Have a great night! Let me know if I can keep on talking to you, I hope you do because you really seem special. ”
Now how ‘bout that?! This is the nicest e-mail that I’ve received on the site. And he’s 32, which makes me think… while age really is ‘just a number’, guys don’t reach ‘full’ maturity (if ever), until they’re at least maybe 30? Age as an indicator of maturity is the general rule because age equals experience, and experience equals growth and maturation.
Insight #1: Guys 29-33 in my age range would probably be a good match for a long-term relationship because they’re looking to settle down.
Insight #2: Guys 24-28 in my age range would be good guys to hang out with as friends first but with potential for possibly more at a later date.
Insight #3: (Most) Guys 23 and below have NO IDEA what they’re doing in life or with girls. Avoid them like the plague.
Okay, but seriously, those e-mails don’t generally reflect the majority of the nice e-mails I received. You have to admit, though, that selection is pretty ridiculous and hilarious or ridiculously hilarious! Bwahahaha!
You’re probably wondering why I joined match.com in the first place…
1) I had a messy ‘break-up’ with my unofficial long-distance guy. I was wallowing in self-pity, so I decided to get myself together and explore online dating’s potential.

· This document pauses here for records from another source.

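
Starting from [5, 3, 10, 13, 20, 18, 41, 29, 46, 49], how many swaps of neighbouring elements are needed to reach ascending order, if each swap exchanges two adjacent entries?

Minimum adjacent swaps = number of inversions (each swap of adjacent out-of-order elements removes one inversion and no swap can remove more).
Count inversions — for each element, later elements that are smaller:
5: 3 → 1
3: none → 0
10: none → 0
13: none → 0
20: 18 → 1
18: none → 0
41: 29 → 1
29: none → 0
46: none → 0
49: none → 0
Total inversions: 1 + 0 + 0 + 0 + 1 + 0 + 1 + 0 + 0 + 0 = 3

3 adjacent swaps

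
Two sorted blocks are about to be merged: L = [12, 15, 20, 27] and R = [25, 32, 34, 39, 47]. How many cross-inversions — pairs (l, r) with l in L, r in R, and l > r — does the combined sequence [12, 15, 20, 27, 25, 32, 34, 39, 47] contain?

1

For each element r of the right run, count left-run elements greater than r:
r = 25: 27 → 1
r = 32: none → 0
r = 34: none → 0
r = 39: none → 0
r = 47: none → 0
Cross-inversions: 1 + 0 + 0 + 0 + 0 = 1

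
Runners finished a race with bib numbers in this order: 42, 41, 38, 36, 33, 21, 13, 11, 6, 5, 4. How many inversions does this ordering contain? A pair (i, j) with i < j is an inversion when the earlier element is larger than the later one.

Sweep left to right; for each value list the smaller values that follow it:
42 → 41, 38, 36, 33, 21, 13, 11, 6, 5, 4 → 10
41 → 38, 36, 33, 21, 13, 11, 6, 5, 4 → 9
38 → 36, 33, 21, 13, 11, 6, 5, 4 → 8
36 → 33, 21, 13, 11, 6, 5, 4 → 7
33 → 21, 13, 11, 6, 5, 4 → 6
21 → 13, 11, 6, 5, 4 → 5
13 → 11, 6, 5, 4 → 4
11 → 6, 5, 4 → 3
6 → 5, 4 → 2
5 → 4 → 1
4 → none → 0
Sum: 10 + 9 + 8 + 7 + 6 + 5 + 4 + 3 + 2 + 1 + 0 = 55

55 inversions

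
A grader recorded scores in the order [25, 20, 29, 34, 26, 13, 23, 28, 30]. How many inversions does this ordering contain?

Sweep left to right; for each value list the smaller values that follow it:
25 → 20, 13, 23 → 3
20 → 13 → 1
29 → 26, 13, 23, 28 → 4
34 → 26, 13, 23, 28, 30 → 5
26 → 13, 23 → 2
13 → none → 0
23 → none → 0
28 → none → 0
30 → none → 0
Sum: 3 + 1 + 4 + 5 + 2 + 0 + 0 + 0 + 0 = 15

15 inversions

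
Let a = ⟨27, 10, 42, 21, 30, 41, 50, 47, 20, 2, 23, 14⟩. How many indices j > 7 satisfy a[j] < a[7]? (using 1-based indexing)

The element at index 7 is 50.
Elements after it: 47, 20, 2, 23, 14
Those smaller than 50: 47, 20, 2, 23, 14

5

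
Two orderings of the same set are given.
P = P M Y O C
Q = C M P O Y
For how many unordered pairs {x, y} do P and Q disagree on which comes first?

6

Assign each item its position (1..5) in the first ordering, then rewrite the second ordering as that position sequence:
positions: P→1, M→2, Y→3, O→4, C→5
second ordering as positions: [5, 2, 1, 4, 3]
Discordant pairs = inversions in this position sequence.
5: 2, 1, 4, 3 → 4
2: 1 → 1
1: 0
4: 3 → 1
3: 0
Total: 4 + 1 + 0 + 1 + 0 = 6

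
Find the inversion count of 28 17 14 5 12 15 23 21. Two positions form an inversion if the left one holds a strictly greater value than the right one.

Inversions: 14

Sweep left to right; for each value list the smaller values that follow it:
28 → 17, 14, 5, 12, 15, 23, 21 → 7
17 → 14, 5, 12, 15 → 4
14 → 5, 12 → 2
5 → none → 0
12 → none → 0
15 → none → 0
23 → 21 → 1
21 → none → 0
Sum: 7 + 4 + 2 + 0 + 0 + 0 + 1 + 0 = 14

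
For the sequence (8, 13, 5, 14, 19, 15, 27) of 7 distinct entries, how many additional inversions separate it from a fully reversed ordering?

18

Maximum inversions for 7 distinct elements is C(7, 2) = 7·6/2 = 21.
Current inversions — for each element, count later smaller elements:
8: 1
13: 1
5: 0
14: 0
19: 1
15: 0
27: 0
Current total: 1 + 1 + 0 + 0 + 1 + 0 + 0 = 3
Shortfall: 21 − 3 = 18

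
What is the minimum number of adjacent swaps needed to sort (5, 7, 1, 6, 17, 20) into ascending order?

3 swaps

Minimum adjacent swaps = number of inversions (each swap of adjacent out-of-order elements removes one inversion and no swap can remove more).
Count inversions — for each element, later elements that are smaller:
5: 1 → 1
7: 1, 6 → 2
1: none → 0
6: none → 0
17: none → 0
20: none → 0
Total inversions: 1 + 2 + 0 + 0 + 0 + 0 = 3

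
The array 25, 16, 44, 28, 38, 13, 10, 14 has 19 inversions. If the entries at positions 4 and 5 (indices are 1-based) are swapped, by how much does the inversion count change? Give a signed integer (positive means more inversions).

Positions 4 and 5 hold 28 and 38; after swapping, the array is [25, 16, 44, 38, 28, 13, 10, 14].
Element-by-element contributions:
25 → 16, 13, 10, 14 → 4
16 → 13, 10, 14 → 3
44 → 38, 28, 13, 10, 14 → 5
38 → 28, 13, 10, 14 → 4
28 → 13, 10, 14 → 3
13 → 10 → 1
10 → none → 0
14 → none → 0
Sum: 4 + 3 + 5 + 4 + 3 + 1 + 0 + 0 = 20
Change: 20 − 19 = +1

+1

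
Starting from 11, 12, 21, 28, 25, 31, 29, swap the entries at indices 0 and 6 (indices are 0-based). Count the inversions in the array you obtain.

Positions 0 and 6 hold 11 and 29; after swapping, the array is [29, 12, 21, 28, 25, 31, 11].
Count, for each position, how many later elements it exceeds:
29 → 12, 21, 28, 25, 11 → 5
12 → 11 → 1
21 → 11 → 1
28 → 25, 11 → 2
25 → 11 → 1
31 → 11 → 1
11 → none → 0
Sum: 5 + 1 + 1 + 2 + 1 + 1 + 0 = 11

11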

2) I really wanted to make guy friends (less drama, shared interests). Most of my friends in town are girls, and they’re too busy hanging out with their significant others. Plus, my current job didn’t allow me to socialize with anyone my age, so I figured I had nothing to lose! Obviously, it’d be great if I found someone I really clicked with, but at the very least I could meet some new people and make some cool friends.

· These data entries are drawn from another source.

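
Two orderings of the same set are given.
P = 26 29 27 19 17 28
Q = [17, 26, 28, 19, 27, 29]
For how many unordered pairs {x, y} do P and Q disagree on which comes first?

Assign each item its position (1..6) in the first ordering, then rewrite the second ordering as that position sequence:
positions: 26→1, 29→2, 27→3, 19→4, 17→5, 28→6
second ordering as positions: [5, 1, 6, 4, 3, 2]
Discordant pairs = inversions in this position sequence.
5: 1, 4, 3, 2 → 4
1: 0
6: 4, 3, 2 → 3
4: 3, 2 → 2
3: 2 → 1
2: 0
Total: 4 + 0 + 3 + 2 + 1 + 0 = 10

10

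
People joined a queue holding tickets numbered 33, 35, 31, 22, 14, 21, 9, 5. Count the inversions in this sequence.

Sweep left to right; for each value list the smaller values that follow it:
33: 6
35: 6
31: 5
22: 4
14: 2
21: 2
9: 1
5: 0
Sum: 6 + 6 + 5 + 4 + 2 + 2 + 1 + 0 = 26

26 inversions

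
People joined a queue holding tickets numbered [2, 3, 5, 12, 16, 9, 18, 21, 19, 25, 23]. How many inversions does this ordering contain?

4

Sweep left to right; for each value list the smaller values that follow it:
2 → none → 0
3 → none → 0
5 → none → 0
12 → 9 → 1
16 → 9 → 1
9 → none → 0
18 → none → 0
21 → 19 → 1
19 → none → 0
25 → 23 → 1
23 → none → 0
Sum: 0 + 0 + 0 + 1 + 1 + 0 + 0 + 1 + 0 + 1 + 0 = 4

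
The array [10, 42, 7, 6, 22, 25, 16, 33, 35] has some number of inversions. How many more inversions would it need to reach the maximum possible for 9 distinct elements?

24

Maximum inversions for 9 distinct elements is C(9, 2) = 9·8/2 = 36.
Current inversions — for each element, count later smaller elements:
10: 2
42: 7
7: 1
6: 0
22: 1
25: 1
16: 0
33: 0
35: 0
Current total: 2 + 7 + 1 + 0 + 1 + 1 + 0 + 0 + 0 = 12
Shortfall: 36 − 12 = 24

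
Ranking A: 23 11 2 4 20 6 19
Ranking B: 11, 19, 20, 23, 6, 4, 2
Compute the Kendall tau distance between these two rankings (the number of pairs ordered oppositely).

Assign each item its position (1..7) in the first ordering, then rewrite the second ordering as that position sequence:
positions: 23→1, 11→2, 2→3, 4→4, 20→5, 6→6, 19→7
second ordering as positions: [2, 7, 5, 1, 6, 4, 3]
Discordant pairs = inversions in this position sequence.
2: 1 → 1
7: 5, 1, 6, 4, 3 → 5
5: 1, 4, 3 → 3
1: 0
6: 4, 3 → 2
4: 3 → 1
3: 0
Total: 1 + 5 + 3 + 0 + 2 + 1 + 0 = 12

12 discordant pairs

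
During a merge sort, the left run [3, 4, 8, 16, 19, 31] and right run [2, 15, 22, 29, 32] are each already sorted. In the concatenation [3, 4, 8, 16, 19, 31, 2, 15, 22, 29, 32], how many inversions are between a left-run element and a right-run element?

Count, for every r in R, how many entries of L exceed r:
r = 2: 3, 4, 8, 16, 19, 31 → 6
r = 15: 16, 19, 31 → 3
r = 22: 31 → 1
r = 29: 31 → 1
r = 32: none → 0
Cross-inversions: 6 + 3 + 1 + 1 + 0 = 11

11 cross-inversions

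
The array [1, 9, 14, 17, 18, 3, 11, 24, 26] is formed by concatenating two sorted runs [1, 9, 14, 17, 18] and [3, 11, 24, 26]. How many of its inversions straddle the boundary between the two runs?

Take each right-half value and tally the left-half values above it:
r = 3: 9, 14, 17, 18 → 4
r = 11: 14, 17, 18 → 3
r = 24: none → 0
r = 26: none → 0
Cross-inversions: 4 + 3 + 0 + 0 = 7

7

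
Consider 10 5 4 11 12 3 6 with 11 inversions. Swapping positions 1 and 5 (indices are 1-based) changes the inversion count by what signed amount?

+3

Positions 1 and 5 hold 10 and 12; after swapping, the array is [12, 5, 4, 11, 10, 3, 6].
Element-by-element contributions:
12 → 5, 4, 11, 10, 3, 6 → 6
5 → 4, 3 → 2
4 → 3 → 1
11 → 10, 3, 6 → 3
10 → 3, 6 → 2
3 → none → 0
6 → none → 0
Sum: 6 + 2 + 1 + 3 + 2 + 0 + 0 = 14
Change: 14 − 11 = +3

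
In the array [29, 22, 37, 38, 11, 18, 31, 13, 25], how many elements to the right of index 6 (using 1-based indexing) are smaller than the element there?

1 such element

The element at index 6 is 18.
Elements after it: 31, 13, 25
Those smaller than 18: 13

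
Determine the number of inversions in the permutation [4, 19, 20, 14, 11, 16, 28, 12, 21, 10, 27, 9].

32

For each element, count later entries that are smaller:
4 → none → 0
19 → 14, 11, 16, 12, 10, 9 → 6
20 → 14, 11, 16, 12, 10, 9 → 6
14 → 11, 12, 10, 9 → 4
11 → 10, 9 → 2
16 → 12, 10, 9 → 3
28 → 12, 21, 10, 27, 9 → 5
12 → 10, 9 → 2
21 → 10, 9 → 2
10 → 9 → 1
27 → 9 → 1
9 → none → 0
Sum: 0 + 6 + 6 + 4 + 2 + 3 + 5 + 2 + 2 + 1 + 1 + 0 = 32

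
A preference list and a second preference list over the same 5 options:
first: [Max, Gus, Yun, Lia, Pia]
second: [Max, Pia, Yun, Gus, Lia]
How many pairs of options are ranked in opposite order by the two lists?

Assign each item its position (1..5) in the first ordering, then rewrite the second ordering as that position sequence:
positions: Max→1, Gus→2, Yun→3, Lia→4, Pia→5
second ordering as positions: [1, 5, 3, 2, 4]
Discordant pairs = inversions in this position sequence.
1: 0
5: 3, 2, 4 → 3
3: 2 → 1
2: 0
4: 0
Total: 0 + 3 + 1 + 0 + 0 = 4

4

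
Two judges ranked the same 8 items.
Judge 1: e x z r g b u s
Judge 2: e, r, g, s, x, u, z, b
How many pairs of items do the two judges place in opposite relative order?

10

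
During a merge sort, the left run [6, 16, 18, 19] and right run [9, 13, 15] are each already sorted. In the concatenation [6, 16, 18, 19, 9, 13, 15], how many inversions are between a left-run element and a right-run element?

There are 9 split inversions.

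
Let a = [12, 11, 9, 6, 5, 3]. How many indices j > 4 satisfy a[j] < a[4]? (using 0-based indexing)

The element at index 4 is 5.
Elements after it: 3
Those smaller than 5: 3

1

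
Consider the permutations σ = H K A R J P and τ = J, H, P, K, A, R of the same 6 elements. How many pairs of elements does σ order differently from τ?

Assign each item its position (1..6) in the first ordering, then rewrite the second ordering as that position sequence:
positions: H→1, K→2, A→3, R→4, J→5, P→6
second ordering as positions: [5, 1, 6, 2, 3, 4]
Discordant pairs = inversions in this position sequence.
5: 1, 2, 3, 4 → 4
1: 0
6: 2, 3, 4 → 3
2: 0
3: 0
4: 0
Total: 4 + 0 + 3 + 0 + 0 + 0 = 7

7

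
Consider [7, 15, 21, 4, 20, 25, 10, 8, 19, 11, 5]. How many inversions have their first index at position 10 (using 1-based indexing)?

1

The element at index 10 is 11.
Elements after it: 5
Those smaller than 11: 5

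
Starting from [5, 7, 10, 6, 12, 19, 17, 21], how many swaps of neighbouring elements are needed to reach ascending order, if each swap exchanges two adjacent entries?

3

Minimum adjacent swaps = number of inversions (each swap of adjacent out-of-order elements removes one inversion and no swap can remove more).
Count inversions — for each element, later elements that are smaller:
5: none → 0
7: 6 → 1
10: 6 → 1
6: none → 0
12: none → 0
19: 17 → 1
17: none → 0
21: none → 0
Total inversions: 0 + 1 + 1 + 0 + 0 + 1 + 0 + 0 = 3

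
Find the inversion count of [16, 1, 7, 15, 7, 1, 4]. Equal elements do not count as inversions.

There are 13 inversions.

Sweep left to right; for each value list the smaller values that follow it:
16 → 1, 7, 15, 7, 1, 4 → 6
1 → none → 0
7 → 1, 4 → 2
15 → 7, 1, 4 → 3
7 → 1, 4 → 2
1 → none → 0
4 → none → 0
Sum: 6 + 0 + 2 + 3 + 2 + 0 + 0 = 13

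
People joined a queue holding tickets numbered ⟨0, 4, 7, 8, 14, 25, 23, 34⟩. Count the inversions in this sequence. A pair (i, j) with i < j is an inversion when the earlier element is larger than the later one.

Inversions: 1

For each element, count later entries that are smaller:
0: 0
4: 0
7: 0
8: 0
14: 0
25: 1
23: 0
34: 0
Sum: 0 + 0 + 0 + 0 + 0 + 1 + 0 + 0 = 1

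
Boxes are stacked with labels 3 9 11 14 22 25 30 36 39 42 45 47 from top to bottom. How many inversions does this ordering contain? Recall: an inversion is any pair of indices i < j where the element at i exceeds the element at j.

0 inversions

For each element, count later entries that are smaller:
3: 0
9: 0
11: 0
14: 0
22: 0
25: 0
30: 0
36: 0
39: 0
42: 0
45: 0
47: 0
Sum: 0 + 0 + 0 + 0 + 0 + 0 + 0 + 0 + 0 + 0 + 0 + 0 = 0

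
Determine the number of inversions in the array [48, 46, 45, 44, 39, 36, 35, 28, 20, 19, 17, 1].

66

For each element, count later entries that are smaller:
48 → 46, 45, 44, 39, 36, 35, 28, 20, 19, 17, 1 → 11
46 → 45, 44, 39, 36, 35, 28, 20, 19, 17, 1 → 10
45 → 44, 39, 36, 35, 28, 20, 19, 17, 1 → 9
44 → 39, 36, 35, 28, 20, 19, 17, 1 → 8
39 → 36, 35, 28, 20, 19, 17, 1 → 7
36 → 35, 28, 20, 19, 17, 1 → 6
35 → 28, 20, 19, 17, 1 → 5
28 → 20, 19, 17, 1 → 4
20 → 19, 17, 1 → 3
19 → 17, 1 → 2
17 → 1 → 1
1 → none → 0
Sum: 11 + 10 + 9 + 8 + 7 + 6 + 5 + 4 + 3 + 2 + 1 + 0 = 66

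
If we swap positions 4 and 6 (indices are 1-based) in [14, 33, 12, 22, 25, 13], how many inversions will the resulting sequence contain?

7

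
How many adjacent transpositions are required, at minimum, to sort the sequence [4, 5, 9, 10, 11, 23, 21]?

1 adjacent swap

Each adjacent swap fixes exactly one inversion, so the minimum swap count equals the number of inversions.
Count inversions — for each element, later elements that are smaller:
4: none → 0
5: none → 0
9: none → 0
10: none → 0
11: none → 0
23: 21 → 1
21: none → 0
Total inversions: 0 + 0 + 0 + 0 + 0 + 1 + 0 = 1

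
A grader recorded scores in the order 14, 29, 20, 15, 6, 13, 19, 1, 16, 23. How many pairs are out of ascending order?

Sweep left to right; for each value list the smaller values that follow it:
14 → 6, 13, 1 → 3
29 → 20, 15, 6, 13, 19, 1, 16, 23 → 8
20 → 15, 6, 13, 19, 1, 16 → 6
15 → 6, 13, 1 → 3
6 → 1 → 1
13 → 1 → 1
19 → 1, 16 → 2
1 → none → 0
16 → none → 0
23 → none → 0
Sum: 3 + 8 + 6 + 3 + 1 + 1 + 2 + 0 + 0 + 0 = 24

24 inversions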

3) I never ‘dated around’ in high school or college. And my cutie (gay best friend) had a point: “Christine, how much are you paying for the subscription? … Oh really? You’ll more than make up your money.” (Lets not get anything twisted. I’m NOT a gold digger in the slightest, and many times I offered to pay for my meal. But it was very nice being treated like a lady!)
All in all, online dating through match.com has been a pretty positive experience. The online medium allowed me to meet a lot of different yet cool and professional guys whom I would’ve never met otherwise. None of the dates were terrible, except for a couple with the same guy who just made them awkward.

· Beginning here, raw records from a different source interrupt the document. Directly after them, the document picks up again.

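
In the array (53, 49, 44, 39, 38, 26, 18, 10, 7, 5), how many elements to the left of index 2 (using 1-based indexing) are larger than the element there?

The element at index 2 is 49.
Elements before it: 53
Those larger than 49: 53

1 such element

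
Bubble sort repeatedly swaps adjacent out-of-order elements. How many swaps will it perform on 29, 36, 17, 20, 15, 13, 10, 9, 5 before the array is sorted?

Minimum adjacent swaps = number of inversions (each swap of adjacent out-of-order elements removes one inversion and no swap can remove more).
Count inversions — for each element, later elements that are smaller:
29: 17, 20, 15, 13, 10, 9, 5 → 7
36: 17, 20, 15, 13, 10, 9, 5 → 7
17: 15, 13, 10, 9, 5 → 5
20: 15, 13, 10, 9, 5 → 5
15: 13, 10, 9, 5 → 4
13: 10, 9, 5 → 3
10: 9, 5 → 2
9: 5 → 1
5: none → 0
Total inversions: 7 + 7 + 5 + 5 + 4 + 3 + 2 + 1 + 0 = 34

Swaps: 34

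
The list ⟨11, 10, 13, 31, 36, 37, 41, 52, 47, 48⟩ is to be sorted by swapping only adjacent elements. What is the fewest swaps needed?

3

Each adjacent swap fixes exactly one inversion, so the minimum swap count equals the number of inversions.
Count inversions — for each element, later elements that are smaller:
11: 10 → 1
10: none → 0
13: none → 0
31: none → 0
36: none → 0
37: none → 0
41: none → 0
52: 47, 48 → 2
47: none → 0
48: none → 0
Total inversions: 1 + 0 + 0 + 0 + 0 + 0 + 0 + 2 + 0 + 0 = 3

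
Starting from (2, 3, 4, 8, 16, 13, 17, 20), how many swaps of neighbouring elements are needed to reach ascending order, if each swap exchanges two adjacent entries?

There is 1 adjacent swap.

Minimum adjacent swaps = number of inversions (each swap of adjacent out-of-order elements removes one inversion and no swap can remove more).
Count inversions — for each element, later elements that are smaller:
2: none → 0
3: none → 0
4: none → 0
8: none → 0
16: 13 → 1
13: none → 0
17: none → 0
20: none → 0
Total inversions: 0 + 0 + 0 + 0 + 1 + 0 + 0 + 0 = 1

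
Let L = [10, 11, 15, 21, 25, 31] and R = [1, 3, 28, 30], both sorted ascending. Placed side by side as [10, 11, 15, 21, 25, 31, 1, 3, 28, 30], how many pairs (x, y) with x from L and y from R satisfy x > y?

14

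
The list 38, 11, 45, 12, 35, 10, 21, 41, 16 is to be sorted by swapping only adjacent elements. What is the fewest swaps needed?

19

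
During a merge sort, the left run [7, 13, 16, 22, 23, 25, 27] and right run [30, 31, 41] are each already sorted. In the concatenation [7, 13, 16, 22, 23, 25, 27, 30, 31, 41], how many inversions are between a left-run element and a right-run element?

Cross-inversions: 0

Count, for every r in R, how many entries of L exceed r:
r = 30: none → 0
r = 31: none → 0
r = 41: none → 0
Cross-inversions: 0 + 0 + 0 = 0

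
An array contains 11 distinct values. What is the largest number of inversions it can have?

There are 55 inversions.

A reversed (strictly descending) arrangement makes every pair an inversion, giving C(11, 2) inversions.
C(11, 2) = 11·10/2 = 55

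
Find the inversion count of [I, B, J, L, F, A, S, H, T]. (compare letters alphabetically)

13

Count, for each position, how many later elements it exceeds:
I → B, F, A, H → 4
B → A → 1
J → F, A, H → 3
L → F, A, H → 3
F → A → 1
A → none → 0
S → H → 1
H → none → 0
T → none → 0
Sum: 4 + 1 + 3 + 3 + 1 + 0 + 1 + 0 + 0 = 13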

- Why would I go on a second date with him? Good question. I gave him the benefit of the doubt. After all, some people don’t make a great first impression. On the first date, he asked if my parents would have a problem with his race if they met him. First off, who does he think he is assuming he’ll meet my parents?? He also messaged me every detail of his last relationships. On the second date, he insisted that on the count of five, we hold up the number of fingers that represent the number of years in which we want to get married. Creepster.
I ended up telling a lot of the guys whom I still keep in contact with (or new ones who contact me) that I’m looking to move abroad. Most of them are cool with it, and the new ones still want to meet and hang out. So it’s perfect for me. I get to meet cool guys and gain new friends, which is what I wanted to do in the first place.
Now if I really wanted to settle down, I’d join eHarmony. I think eHarmony does exactly what they say they do: match two people on very important issues and personality types. But I won’t be ready to seriously consider that site for at least another few to five years.